Le sarcome d'Ewing est une tumeur des os et des tissus mous qui survient chez les enfants et les jeunes. Comme tous les cancers de l’enfant, il est rare – 9 à 10 cas par million d’habitants et par an – mais il est très agressif. 25 % des patients ne répondent pas bien au traitement régulier et connaissent souvent des rechutes.
Une nouvelle étude dirigée par Ana Losada, responsable du groupe de dynamique chromosomique au Centre national espagnol de recherche sur le cancer (CNIO), identifie plusieurs mécanismes qui augmentent l'agressivité du sarcome d'Ewing, favorisant les métastases et conduisant à un pronostic plus sombre.
Cette découverte ouvre de nouvelles voies pour rechercher des traitements, car elle « fournit une liste de biomarqueurs (de pronostic) potentiels et de cibles thérapeutiques », écrivent les auteurs dans Rapports EMBO. Ana Cuadrado est l'auteur co-correspondant de l'étude et Daniel Giménez-Llorente est le premier auteur.
Le sarcome d'Ewing est causé par la fusion anormale de deux gènes, qui aboutit à un oncogène. La protéine produite par cet oncogène provoque l’expression de gènes favorisant le développement tumoral. On savait déjà que l’absence d’une protéine appelée STAG2 amplifiait l’effet nocif de cet oncogène, mais la nouvelle étude montre désormais qu’il existe également des altérations dans l’expression de nombreux autres gènes.
Ana Cuadrado, auteur correspondant de l'étude, explique que l'absence de la protéine STAG2 « modifie également l'expression d'autres gènes qui ne dépendent pas de l'oncogène, et ces changements augmentent également l'agressivité tumorale ».
Une protéine clé pour la vie
STAG2 fait partie d'un complexe de protéines essentielles à la vie, la cohésine, découverte chez les vertébrés par Losada à la fin des années 90. La cohésine joue un rôle clé dans la division cellulaire et pendant le processus de lecture des gènes – leur expression–.

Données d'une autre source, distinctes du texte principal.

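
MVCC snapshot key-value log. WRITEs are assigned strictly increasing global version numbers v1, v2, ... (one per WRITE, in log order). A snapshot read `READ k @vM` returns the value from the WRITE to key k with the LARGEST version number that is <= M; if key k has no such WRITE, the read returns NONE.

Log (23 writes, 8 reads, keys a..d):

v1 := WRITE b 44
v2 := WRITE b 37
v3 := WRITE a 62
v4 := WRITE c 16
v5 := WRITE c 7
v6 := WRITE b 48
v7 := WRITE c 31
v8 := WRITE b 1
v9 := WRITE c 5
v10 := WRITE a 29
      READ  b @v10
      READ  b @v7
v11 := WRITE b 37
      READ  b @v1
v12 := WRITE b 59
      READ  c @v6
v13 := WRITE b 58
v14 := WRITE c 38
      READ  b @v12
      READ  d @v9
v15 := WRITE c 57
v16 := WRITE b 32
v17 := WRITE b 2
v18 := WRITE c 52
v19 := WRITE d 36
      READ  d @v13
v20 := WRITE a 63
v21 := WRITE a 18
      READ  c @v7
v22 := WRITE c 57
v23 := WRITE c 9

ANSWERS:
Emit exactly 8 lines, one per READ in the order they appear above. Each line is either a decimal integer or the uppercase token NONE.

v1: WRITE b=44  (b history now [(1, 44)])
v2: WRITE b=37  (b history now [(1, 44), (2, 37)])
v3: WRITE a=62  (a history now [(3, 62)])
v4: WRITE c=16  (c history now [(4, 16)])
v5: WRITE c=7  (c history now [(4, 16), (5, 7)])
v6: WRITE b=48  (b history now [(1, 44), (2, 37), (6, 48)])
v7: WRITE c=31  (c history now [(4, 16), (5, 7), (7, 31)])
v8: WRITE b=1  (b history now [(1, 44), (2, 37), (6, 48), (8, 1)])
v9: WRITE c=5  (c history now [(4, 16), (5, 7), (7, 31), (9, 5)])
v10: WRITE a=29  (a history now [(3, 62), (10, 29)])
READ b @v10: history=[(1, 44), (2, 37), (6, 48), (8, 1)] -> pick v8 -> 1
READ b @v7: history=[(1, 44), (2, 37), (6, 48), (8, 1)] -> pick v6 -> 48
v11: WRITE b=37  (b history now [(1, 44), (2, 37), (6, 48), (8, 1), (11, 37)])
READ b @v1: history=[(1, 44), (2, 37), (6, 48), (8, 1), (11, 37)] -> pick v1 -> 44
v12: WRITE b=59  (b history now [(1, 44), (2, 37), (6, 48), (8, 1), (11, 37), (12, 59)])
READ c @v6: history=[(4, 16), (5, 7), (7, 31), (9, 5)] -> pick v5 -> 7
v13: WRITE b=58  (b history now [(1, 44), (2, 37), (6, 48), (8, 1), (11, 37), (12, 59), (13, 58)])
v14: WRITE c=38  (c history now [(4, 16), (5, 7), (7, 31), (9, 5), (14, 38)])
READ b @v12: history=[(1, 44), (2, 37), (6, 48), (8, 1), (11, 37), (12, 59), (13, 58)] -> pick v12 -> 59
READ d @v9: history=[] -> no version <= 9 -> NONE
v15: WRITE c=57  (c history now [(4, 16), (5, 7), (7, 31), (9, 5), (14, 38), (15, 57)])
v16: WRITE b=32  (b history now [(1, 44), (2, 37), (6, 48), (8, 1), (11, 37), (12, 59), (13, 58), (16, 32)])
v17: WRITE b=2  (b history now [(1, 44), (2, 37), (6, 48), (8, 1), (11, 37), (12, 59), (13, 58), (16, 32), (17, 2)])
v18: WRITE c=52  (c history now [(4, 16), (5, 7), (7, 31), (9, 5), (14, 38), (15, 57), (18, 52)])
v19: WRITE d=36  (d history now [(19, 36)])
READ d @v13: history=[(19, 36)] -> no version <= 13 -> NONE
v20: WRITE a=63  (a history now [(3, 62), (10, 29), (20, 63)])
v21: WRITE a=18  (a history now [(3, 62), (10, 29), (20, 63), (21, 18)])
READ c @v7: history=[(4, 16), (5, 7), (7, 31), (9, 5), (14, 38), (15, 57), (18, 52)] -> pick v7 -> 31
v22: WRITE c=57  (c history now [(4, 16), (5, 7), (7, 31), (9, 5), (14, 38), (15, 57), (18, 52), (22, 57)])
v23: WRITE c=9  (c history now [(4, 16), (5, 7), (7, 31), (9, 5), (14, 38), (15, 57), (18, 52), (22, 57), (23, 9)])

Answer: 1
48
44
7
59
NONE
NONE
31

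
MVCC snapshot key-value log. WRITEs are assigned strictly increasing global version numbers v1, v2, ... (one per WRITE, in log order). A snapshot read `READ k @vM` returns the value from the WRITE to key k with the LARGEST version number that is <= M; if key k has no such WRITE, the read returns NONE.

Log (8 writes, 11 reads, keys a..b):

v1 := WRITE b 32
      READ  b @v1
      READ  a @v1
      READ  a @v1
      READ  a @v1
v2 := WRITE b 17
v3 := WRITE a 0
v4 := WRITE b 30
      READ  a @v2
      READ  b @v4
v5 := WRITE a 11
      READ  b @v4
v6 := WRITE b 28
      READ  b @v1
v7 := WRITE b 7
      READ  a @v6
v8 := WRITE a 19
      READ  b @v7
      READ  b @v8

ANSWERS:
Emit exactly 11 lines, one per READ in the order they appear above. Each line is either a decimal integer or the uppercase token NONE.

v1: WRITE b=32  (b history now [(1, 32)])
READ b @v1: history=[(1, 32)] -> pick v1 -> 32
READ a @v1: history=[] -> no version <= 1 -> NONE
READ a @v1: history=[] -> no version <= 1 -> NONE
READ a @v1: history=[] -> no version <= 1 -> NONE
v2: WRITE b=17  (b history now [(1, 32), (2, 17)])
v3: WRITE a=0  (a history now [(3, 0)])
v4: WRITE b=30  (b history now [(1, 32), (2, 17), (4, 30)])
READ a @v2: history=[(3, 0)] -> no version <= 2 -> NONE
READ b @v4: history=[(1, 32), (2, 17), (4, 30)] -> pick v4 -> 30
v5: WRITE a=11  (a history now [(3, 0), (5, 11)])
READ b @v4: history=[(1, 32), (2, 17), (4, 30)] -> pick v4 -> 30
v6: WRITE b=28  (b history now [(1, 32), (2, 17), (4, 30), (6, 28)])
READ b @v1: history=[(1, 32), (2, 17), (4, 30), (6, 28)] -> pick v1 -> 32
v7: WRITE b=7  (b history now [(1, 32), (2, 17), (4, 30), (6, 28), (7, 7)])
READ a @v6: history=[(3, 0), (5, 11)] -> pick v5 -> 11
v8: WRITE a=19  (a history now [(3, 0), (5, 11), (8, 19)])
READ b @v7: history=[(1, 32), (2, 17), (4, 30), (6, 28), (7, 7)] -> pick v7 -> 7
READ b @v8: history=[(1, 32), (2, 17), (4, 30), (6, 28), (7, 7)] -> pick v7 -> 7

Answer: 32
NONE
NONE
NONE
NONE
30
30
32
11
7
7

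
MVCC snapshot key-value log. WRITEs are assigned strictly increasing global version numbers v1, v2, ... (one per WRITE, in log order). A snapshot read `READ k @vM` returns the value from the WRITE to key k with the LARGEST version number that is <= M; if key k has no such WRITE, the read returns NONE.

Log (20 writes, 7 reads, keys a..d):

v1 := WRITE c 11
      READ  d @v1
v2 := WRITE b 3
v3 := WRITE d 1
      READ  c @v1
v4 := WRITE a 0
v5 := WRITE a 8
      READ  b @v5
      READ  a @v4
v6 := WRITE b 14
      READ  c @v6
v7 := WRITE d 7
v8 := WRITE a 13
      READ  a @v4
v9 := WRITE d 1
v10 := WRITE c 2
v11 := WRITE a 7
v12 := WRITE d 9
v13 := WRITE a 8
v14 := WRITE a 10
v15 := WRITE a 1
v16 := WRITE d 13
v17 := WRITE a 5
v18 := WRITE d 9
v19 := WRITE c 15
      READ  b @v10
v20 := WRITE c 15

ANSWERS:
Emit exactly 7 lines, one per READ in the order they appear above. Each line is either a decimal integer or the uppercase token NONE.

Answer: NONE
11
3
0
11
0
14

Derivation:
v1: WRITE c=11  (c history now [(1, 11)])
READ d @v1: history=[] -> no version <= 1 -> NONE
v2: WRITE b=3  (b history now [(2, 3)])
v3: WRITE d=1  (d history now [(3, 1)])
READ c @v1: history=[(1, 11)] -> pick v1 -> 11
v4: WRITE a=0  (a history now [(4, 0)])
v5: WRITE a=8  (a history now [(4, 0), (5, 8)])
READ b @v5: history=[(2, 3)] -> pick v2 -> 3
READ a @v4: history=[(4, 0), (5, 8)] -> pick v4 -> 0
v6: WRITE b=14  (b history now [(2, 3), (6, 14)])
READ c @v6: history=[(1, 11)] -> pick v1 -> 11
v7: WRITE d=7  (d history now [(3, 1), (7, 7)])
v8: WRITE a=13  (a history now [(4, 0), (5, 8), (8, 13)])
READ a @v4: history=[(4, 0), (5, 8), (8, 13)] -> pick v4 -> 0
v9: WRITE d=1  (d history now [(3, 1), (7, 7), (9, 1)])
v10: WRITE c=2  (c history now [(1, 11), (10, 2)])
v11: WRITE a=7  (a history now [(4, 0), (5, 8), (8, 13), (11, 7)])
v12: WRITE d=9  (d history now [(3, 1), (7, 7), (9, 1), (12, 9)])
v13: WRITE a=8  (a history now [(4, 0), (5, 8), (8, 13), (11, 7), (13, 8)])
v14: WRITE a=10  (a history now [(4, 0), (5, 8), (8, 13), (11, 7), (13, 8), (14, 10)])
v15: WRITE a=1  (a history now [(4, 0), (5, 8), (8, 13), (11, 7), (13, 8), (14, 10), (15, 1)])
v16: WRITE d=13  (d history now [(3, 1), (7, 7), (9, 1), (12, 9), (16, 13)])
v17: WRITE a=5  (a history now [(4, 0), (5, 8), (8, 13), (11, 7), (13, 8), (14, 10), (15, 1), (17, 5)])
v18: WRITE d=9  (d history now [(3, 1), (7, 7), (9, 1), (12, 9), (16, 13), (18, 9)])
v19: WRITE c=15  (c history now [(1, 11), (10, 2), (19, 15)])
READ b @v10: history=[(2, 3), (6, 14)] -> pick v6 -> 14
v20: WRITE c=15  (c history now [(1, 11), (10, 2), (19, 15), (20, 15)])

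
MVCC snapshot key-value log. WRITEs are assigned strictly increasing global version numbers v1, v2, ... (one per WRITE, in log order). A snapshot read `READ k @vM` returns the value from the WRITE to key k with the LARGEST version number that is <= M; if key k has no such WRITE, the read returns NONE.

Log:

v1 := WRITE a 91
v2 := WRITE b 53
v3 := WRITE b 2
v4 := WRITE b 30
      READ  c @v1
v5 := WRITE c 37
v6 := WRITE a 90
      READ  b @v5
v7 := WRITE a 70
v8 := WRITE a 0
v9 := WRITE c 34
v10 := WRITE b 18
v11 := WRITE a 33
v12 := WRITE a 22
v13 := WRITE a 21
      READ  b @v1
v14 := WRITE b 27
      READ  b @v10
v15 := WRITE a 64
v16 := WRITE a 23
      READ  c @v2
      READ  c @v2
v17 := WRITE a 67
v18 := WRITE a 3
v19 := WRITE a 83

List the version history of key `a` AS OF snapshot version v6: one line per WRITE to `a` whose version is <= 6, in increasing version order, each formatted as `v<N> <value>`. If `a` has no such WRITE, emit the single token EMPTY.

Scan writes for key=a with version <= 6:
  v1 WRITE a 91 -> keep
  v2 WRITE b 53 -> skip
  v3 WRITE b 2 -> skip
  v4 WRITE b 30 -> skip
  v5 WRITE c 37 -> skip
  v6 WRITE a 90 -> keep
  v7 WRITE a 70 -> drop (> snap)
  v8 WRITE a 0 -> drop (> snap)
  v9 WRITE c 34 -> skip
  v10 WRITE b 18 -> skip
  v11 WRITE a 33 -> drop (> snap)
  v12 WRITE a 22 -> drop (> snap)
  v13 WRITE a 21 -> drop (> snap)
  v14 WRITE b 27 -> skip
  v15 WRITE a 64 -> drop (> snap)
  v16 WRITE a 23 -> drop (> snap)
  v17 WRITE a 67 -> drop (> snap)
  v18 WRITE a 3 -> drop (> snap)
  v19 WRITE a 83 -> drop (> snap)
Collected: [(1, 91), (6, 90)]

Answer: v1 91
v6 90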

Lorsque la cellule se divise, elle duplique ses chromosomes afin que chacune des cellules filles reçoive une copie de l'ADN ; lors de cette duplication, les chromosomes sont disposés en X, et la cohésine est l'anneau qui les lie ensemble au centre (d'où son nom).
Le reste du temps, lorsque la cellule ne se divise pas, la cohésine génère des liaisons qui aident l'ADN à se replier et à acquérir la disposition spatiale appropriée, ce qui est important pour que l'information des gènes soit correctement lue (toutes les cellules ont les mêmes gènes, et leurs différences – certaines d'entre elles construiront la peau, d'autres les yeux ou les muscles… – sont dues au fait que chaque type de cellule lit ou exprime différents gènes selon leur fonction).
Erreurs dans la lecture des gènes
L'article publié dans Rapports EMBO montre que lorsque la cohésine STAG2 est manquante, l'ADN se replie incorrectement, provoquant des échecs dans l'expression de nombreux gènes.
« La cohésine qui transporte STAG2 se déplace le long de l'ADN en formant des liaisons qui facilitent le contact physique entre les éléments qui contrôlent la lecture de nombreux gènes ; si elle disparaît, l'expression des gènes devient plus difficile », explique Losada. « Les cellules survivent, mais avec de nombreuses aberrations qui les rendent plus agressives. »
Influence sur la réponse immunitaire
L'importance d'identifier davantage de gènes – indépendants de l'oncogène – affectés par l'absence de STAG2 « est que cela ouvre la porte à la recherche de la manière dont chacun d'eux contribue à l'agressivité des tumeurs », explique Losada.
Par exemple, de futures études comparant la réponse immunitaire de patients avec et sans mutations de STAG2 pourraient nous aider à comprendre si les tumeurs sans STAG2 sont plus à même d’échapper au système immunitaire. Ces connaissances seraient très utiles lors de l’application de l’immunothérapie au sarcome d’Ewing.
En plus de modifier l’expression des gènes, la perte de STAG2 pourrait affecter la stabilité du génome lui-même, car il s’agit d’une autre fonction du complexe cohésine. Autrement dit, plusieurs mécanismes pourraient être affectés par la perte de STAG2 et ceux qui contribueraient à leur tour au plus mauvais pronostic de la maladie. Nous devons faire la lumière sur chacun de ces mécanismes, « afin de proposer de nouvelles options de traitement aux patients mutants de la cohésine », indique l'étude.
Cette recherche a été financée par l'Association espagnole du cancer (AECC) et l'Agence espagnole de recherche (AEI).